World Cup boosts Cape Town’s sex tourism
With a million football fans splurging thousands of dollars during the World Cup, sex tourism in South Africa's number one tourist destination, Cape Town, is at an all time high.
With a million football fans splurging thousands of dollars during the World Cup, sex tourism in South Africa’s number one tourist destination, Cape Town, is at an all time high. Be it the famous Long Street, the exotic Sea Point or the breathtaking Waterfront, sex workers are having a heyday at the popular spots of this beautiful port city, famous for the Table Top Mountain.
As the sun sets in this Mother City – that’s what South Africans prefer to call it – party fever rises and soccer fans venture out to glitzy bars to have their flings.
“Long Street is the most happening street in this city as the bars stay open till late in the night. So you can have all sorts of entertainment. Flings are common and fans are not afraid of taking a risk,” said Peter Andre, a British fan.
The lodges and the backpackers’ inns in the city centre are overflowing with Dutch and Uruguayan supporters and that’s where business is booming.

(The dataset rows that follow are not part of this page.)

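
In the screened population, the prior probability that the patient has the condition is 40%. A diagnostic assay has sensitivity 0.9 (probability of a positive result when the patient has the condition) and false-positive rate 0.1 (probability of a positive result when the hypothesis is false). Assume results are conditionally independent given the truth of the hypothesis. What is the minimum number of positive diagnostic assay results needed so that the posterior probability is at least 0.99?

3

Prior odds = 0.4/0.6 = 2/3.
Likelihood ratio of a positive result = 0.9/0.1 = 9.
Target posterior odds = 0.99/0.01 = 99.
Need (2/3) × 9ⁿ ≥ 99, i.e. 9ⁿ ≥ 148.5.
9² = 81 falls short of 148.5 but 9³ = 729 reaches it, so n = 3.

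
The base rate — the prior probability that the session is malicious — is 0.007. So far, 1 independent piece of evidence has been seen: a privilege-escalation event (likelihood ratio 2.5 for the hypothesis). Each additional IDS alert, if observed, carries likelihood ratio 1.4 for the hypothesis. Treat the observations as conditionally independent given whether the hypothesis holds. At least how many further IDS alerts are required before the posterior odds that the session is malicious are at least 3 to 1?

Prior odds = 0.007/0.993 = 7/993.
Bayes factor of the evidence already in hand = 2.5.
Odds after that evidence = (7/993) × 2.5 = 35/1986.
Target odds = 3.
Need 1.4ⁿ ≥ 3 ÷ (35/1986) = 5958/35.
1.4¹⁵ ≈155.568 falls short of 5958/35 but 1.4¹⁶ ≈217.795 reaches it, so n = 16.

16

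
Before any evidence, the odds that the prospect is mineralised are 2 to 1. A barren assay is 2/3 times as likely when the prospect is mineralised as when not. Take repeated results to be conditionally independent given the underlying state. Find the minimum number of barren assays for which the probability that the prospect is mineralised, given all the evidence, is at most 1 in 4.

5

Prior odds = 2.
Likelihood ratio per barren assay = 2/3.
Target odds: 0.25 ÷ 0.75 = 1/3.
Require (2/3)ⁿ ≤ 1/3 ÷ 2 = 1/6.
(2/3)⁴ = 16/81 is still above 1/6 but (2/3)⁵ = 32/243 is at or below it, so n = 5.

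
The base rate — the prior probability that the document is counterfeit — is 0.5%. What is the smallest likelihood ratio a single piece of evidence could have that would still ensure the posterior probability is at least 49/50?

Prior odds = 0.005/0.995 = 1/199.
Target odds = 0.98/0.02 = 49.
Required Bayes factor = 49 ÷ (1/199) = 9751.

9751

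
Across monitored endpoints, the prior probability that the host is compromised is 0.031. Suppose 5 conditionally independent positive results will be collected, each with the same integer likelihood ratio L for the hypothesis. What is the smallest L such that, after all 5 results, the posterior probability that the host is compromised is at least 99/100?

5

Prior odds = 0.031/0.969 = 31/969.
Target odds = 0.99/0.01 = 99.
Need L⁵ ≥ 99 ÷ (31/969) = 95931/31.
4⁵ = 1024 < 95931/31 ≤ 3125 = 5⁵, so L = 5.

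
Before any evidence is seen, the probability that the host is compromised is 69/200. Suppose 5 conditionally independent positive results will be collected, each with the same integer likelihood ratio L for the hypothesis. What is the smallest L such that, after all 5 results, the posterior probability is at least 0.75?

Prior odds = 0.345/0.655 = 69/131.
Target odds = 0.75/0.25 = 3.
Need L⁵ ≥ 3 ÷ (69/131) = 131/23.
1⁵ = 1 < 131/23 ≤ 32 = 2⁵, so L = 2.

2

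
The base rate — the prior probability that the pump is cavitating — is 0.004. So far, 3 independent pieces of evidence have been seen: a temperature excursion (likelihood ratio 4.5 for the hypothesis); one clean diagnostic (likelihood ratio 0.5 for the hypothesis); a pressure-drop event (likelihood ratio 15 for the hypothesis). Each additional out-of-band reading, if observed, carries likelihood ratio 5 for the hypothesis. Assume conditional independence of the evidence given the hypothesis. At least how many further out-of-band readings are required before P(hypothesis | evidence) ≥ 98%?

4

Prior odds = 0.004/0.996 = 1/249.
Combined Bayes factor of the evidence already in hand = 4.5 × 0.5 × 15 = 33.75.
Odds after that evidence = (1/249) × 33.75 = 45/332.
Target odds = 0.98/0.02 = 49.
Need 5ⁿ ≥ 49 ÷ (45/332) = 16268/45.
5³ = 125 falls short of 16268/45 but 5⁴ = 625 reaches it, so n = 4.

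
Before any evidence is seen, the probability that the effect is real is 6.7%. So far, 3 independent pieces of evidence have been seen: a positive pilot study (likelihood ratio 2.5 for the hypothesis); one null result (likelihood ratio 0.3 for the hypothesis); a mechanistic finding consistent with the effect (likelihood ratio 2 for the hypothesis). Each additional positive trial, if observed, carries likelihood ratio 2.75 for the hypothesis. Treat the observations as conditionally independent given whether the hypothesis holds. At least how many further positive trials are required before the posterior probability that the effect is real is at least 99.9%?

Prior odds = 0.067/0.933 = 67/933.
Combined Bayes factor of the evidence already in hand = 2.5 × 0.3 × 2 = 1.5.
Odds after that evidence = (67/933) × 1.5 = 67/622.
Target odds = 0.999/0.001 = 999.
Need 2.75ⁿ ≥ 999 ÷ (67/622) = 621378/67.
2.75⁹ ≈8994.86 falls short of 621378/67 but 2.75¹⁰ ≈24735.9 reaches it, so n = 10.

10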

“In this part of the world you have to be very careful. The best thing is that there are no fixed rates and you can bargain,” Rafel de Villiers, a Dutch fan, who stays in a backpackers lodge on Long Street, told IANS.
Long Street was once famous for sex workers and drug dealers. While the local authorities have come down hard on the latter, they have been able to do little to rein in prostitution.
From the streets, sex workers have made their way into the bars. They bribe the bouncers and get easy entry into bars for potential clients.
But sex workers now fear business will not be as good as it was for the last one month.
“Business was good. And several sex workers from nearby countries also made their way into Cape Town. But we fear it won’t be as good after the World Cup. During the World Cup we used to get three to four clients everyday,” said Aneqaah who runs an escort agency.
“We had a huge demand for white and coloured girls because all the fans who came here were from European countries. We got the best deals from British fans,” she added.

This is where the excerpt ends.